Recon Marine Excels at Bataan Death March
Las Cruces, NM – Robby Robinson knew his first marathon would be quite an experience. Under the "easiest” of circumstances, a 26 mile foot race is a test of physical condition and mental toughness. But the one-time Recon Marine from Oceanside, California didn't choose one of the "easy” marathons…ones that feature flat courses and mild weather. No, he chose to take part in the "Civilian Heavy” category of the Bataan Memorial Death March marathon through the forbidding New Mexico Desert.
Not only would Robby have to cover more than 26 miles, competing in the "Heavy” category meant he would have to carry a 35 pound rucksack through the White Sands Missile Range that included plenty of ups and downs, as well as an infamous two mile stretch known as the "Sand Pit” where competitors have to slog through ankle deep sand.
The race is a memorial for members of the New Mexico National Guard and the thousands of Allied prisoners who perished or barely survived the brutal force march inflicted on them after surrendering to Japanese forces who conquered the Philippines at the start of World War II.

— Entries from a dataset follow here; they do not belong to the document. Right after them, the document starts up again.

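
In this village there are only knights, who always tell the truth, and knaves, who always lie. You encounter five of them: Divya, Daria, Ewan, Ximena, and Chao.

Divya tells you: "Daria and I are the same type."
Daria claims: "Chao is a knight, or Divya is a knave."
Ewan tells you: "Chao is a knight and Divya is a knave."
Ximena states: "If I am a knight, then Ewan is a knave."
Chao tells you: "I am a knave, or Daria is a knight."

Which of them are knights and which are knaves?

Divya: knight, Daria: knight, Ewan: knave, Ximena: knight, Chao: knight

Consider Divya. Suppose Divya is a knave.
Then no assignment of the remaining roles makes every statement match its speaker's type — contradiction.
So Divya is a knight.
With that fixed, Ewan's statement is false, so Ewan is a knave.
With that fixed, Ximena's statement is true, so Ximena is a knight.
Consider Daria. Suppose Daria is a knave.
Then Divya's statement comes out false, contradicting Divya being a knight.
So Daria is a knight.
With that fixed, Chao's statement is true, so Chao is a knight.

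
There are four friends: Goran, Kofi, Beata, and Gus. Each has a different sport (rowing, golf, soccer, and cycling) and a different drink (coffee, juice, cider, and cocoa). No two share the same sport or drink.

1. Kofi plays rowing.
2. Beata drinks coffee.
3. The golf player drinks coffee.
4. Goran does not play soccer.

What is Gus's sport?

Clue 1 rules out rowing for Gus's sport.
With clues 1–3, golf is impossible for Gus's sport.
With clues 1–4, cycling is impossible for Gus's sport.
That leaves soccer.

soccer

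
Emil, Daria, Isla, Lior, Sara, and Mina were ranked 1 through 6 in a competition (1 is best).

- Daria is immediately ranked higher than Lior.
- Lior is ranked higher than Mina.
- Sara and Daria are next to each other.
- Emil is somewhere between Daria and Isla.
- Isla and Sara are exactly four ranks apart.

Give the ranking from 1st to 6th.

Sara, Daria, Lior, Emil, Isla, Mina

From clue 1: Daria is in {1,2,3,4,5}.
From clues 1–2: Daria is in {1,2,3,4}.
From clues 1–3: Daria is in {2,3,4}.
From clues 1–4: Daria is in {2,4}.
From clues 1–5: Sara → rank 1, Daria → rank 2, Lior → rank 3, Emil → rank 4, Isla → rank 5, Mina → rank 6.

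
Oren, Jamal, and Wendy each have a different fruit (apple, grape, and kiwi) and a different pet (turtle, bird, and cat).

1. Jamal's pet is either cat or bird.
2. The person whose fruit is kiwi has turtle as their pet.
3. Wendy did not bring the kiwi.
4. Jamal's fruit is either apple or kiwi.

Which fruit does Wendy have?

grape

With clues 1–3, kiwi is impossible for Wendy's fruit.
With clues 1–4, apple is impossible for Wendy's fruit.
That leaves grape.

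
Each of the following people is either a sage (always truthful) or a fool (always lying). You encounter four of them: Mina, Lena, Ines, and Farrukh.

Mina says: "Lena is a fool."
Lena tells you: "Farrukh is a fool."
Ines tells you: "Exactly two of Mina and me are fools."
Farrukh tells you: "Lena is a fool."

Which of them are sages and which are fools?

Mina: sage, Lena: fool, Ines: fool, Farrukh: sage

Consider Mina. Suppose Mina is a fool.
Then whichever role Ines has, Ines's statement has the wrong truth value — contradiction.
So Mina is a sage.
With that fixed, Ines's statement is false, so Ines is a fool.
Consider Lena. Suppose Lena is a sage.
Then Mina's statement comes out false, contradicting Mina being a sage.
So Lena is a fool.
With that fixed, Farrukh's statement is true, so Farrukh is a sage.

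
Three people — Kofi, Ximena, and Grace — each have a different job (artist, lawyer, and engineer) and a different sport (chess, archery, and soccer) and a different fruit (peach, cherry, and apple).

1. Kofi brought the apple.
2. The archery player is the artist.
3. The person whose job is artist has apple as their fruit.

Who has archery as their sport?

Kofi

With clues 1–3, Grace and Ximena are impossible for the one with sport archery.
That leaves Kofi.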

Robby wasn't running just for fun or recreation. He had a larger purpose in mind. He wanted to use the race as a vehicle to raise money and awareness for the Special Operations Warrior Foundation. On his fundraising website, Robby calls the Warrior Foundation's support of fallen special operations personnel "a noble cause”.

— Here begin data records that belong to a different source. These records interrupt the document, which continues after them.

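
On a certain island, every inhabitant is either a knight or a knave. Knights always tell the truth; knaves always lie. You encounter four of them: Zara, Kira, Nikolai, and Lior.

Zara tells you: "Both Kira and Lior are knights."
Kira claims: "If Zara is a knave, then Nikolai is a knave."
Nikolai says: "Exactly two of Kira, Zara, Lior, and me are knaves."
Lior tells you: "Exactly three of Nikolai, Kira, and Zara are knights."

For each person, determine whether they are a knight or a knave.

Zara: knave, Kira: knight, Nikolai: knave, Lior: knave

Consider Zara. Suppose Zara is a knight.
Then no assignment of the remaining roles makes every statement match its speaker's type — contradiction.
So Zara is a knave.
With that fixed, Lior's statement is false, so Lior is a knave.
Consider Kira. Suppose Kira is a knave.
Then no assignment of the remaining roles makes every statement match its speaker's type — contradiction.
So Kira is a knight.
Consider Nikolai. Suppose Nikolai is a knight.
Then Kira's statement comes out false, contradicting Kira being a knight.
So Nikolai is a knave.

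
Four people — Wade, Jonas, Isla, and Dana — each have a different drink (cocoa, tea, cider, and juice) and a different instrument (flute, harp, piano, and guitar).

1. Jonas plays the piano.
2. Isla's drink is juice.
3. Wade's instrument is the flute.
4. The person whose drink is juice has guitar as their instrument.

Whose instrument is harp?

Dana

Clue 1 rules out Jonas for the one with instrument harp.
With clues 1–3, Wade is impossible for the one with instrument harp.
With clues 1–4, Isla is impossible for the one with instrument harp.
That leaves Dana.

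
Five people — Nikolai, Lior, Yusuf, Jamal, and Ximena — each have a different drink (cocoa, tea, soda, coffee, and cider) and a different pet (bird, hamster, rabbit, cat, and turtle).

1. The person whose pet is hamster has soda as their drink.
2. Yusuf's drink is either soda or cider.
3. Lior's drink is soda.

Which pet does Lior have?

With clues 1–3, bird, cat, rabbit, and turtle are impossible for Lior's pet.
That leaves hamster.

hamster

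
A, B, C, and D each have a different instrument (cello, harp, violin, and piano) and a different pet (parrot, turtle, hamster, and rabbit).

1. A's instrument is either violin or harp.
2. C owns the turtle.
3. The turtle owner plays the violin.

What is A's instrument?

harp

Clue 1 rules out cello and piano for A's instrument.
With clues 1–3, violin is impossible for A's instrument.
That leaves harp.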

After enduring the rugged training to become a Marine Robby knew he could face the physical challenges of the marathon. What he didn't expect was what was waiting for him at the starting point. "When I arrived at the ‘Marchers' check-in point at 4 am on race day it was 31 degrees outside and I was greeted by POW Bataan Death March survivors, standing under the heat lamps telling me, ‘Thank you for coming out and racing this morning.' Men who marched as prisoners of war for over 70 miles telling me ‘Thank you' made me reflect even more on how amazing these men are.”
The warm welcome from the handful of Bataan survivors was the only the beginning of the emotional morning for Robby and the more than 57 hundred other participants. "The opening ceremonies started with the introduction of the POW survivors who were part the Bataan Death March during World War II. A role call was sounded for POW survivors who passed on from the previous year. The National Anthem followed; then out of the eastern sky two F-22 Raptors in perfect timing, flew over head buzzing the crowd. The Bataan survivors were moved to the starting point of the race; they shook each Marchers hand and wished us the best of luck.” After that, the race began with men and women who had been seriously wounded leading the pack.
The course itself lived up to its rugged reputation, but Robby speaks of seeing a glorious desert sunrise, snow covered mountains and experiencing the morale boost of supporters cheering him on and providing him with food and drink on his way to finishing 7th out of more than 200 competitors in the "Civilian Heavy” category. It took just under 5 hours of running and walking to complete the course.
Robby's supporters donated more than $7,000 through his fundraising website. Money that, in his words, will honor "special operations personnel – those who have put a ruck on their back, made movement to some location just ‘one more click away' while their shoulders lost feeling before the last ridgeline due to carrying some unimaginable amount of weight.”
Thanks to Robby's efforts and many others like him, the Special Operations Warrior Foundation has helped the families of hundreds of special operators lost or wounded in combat or training operations.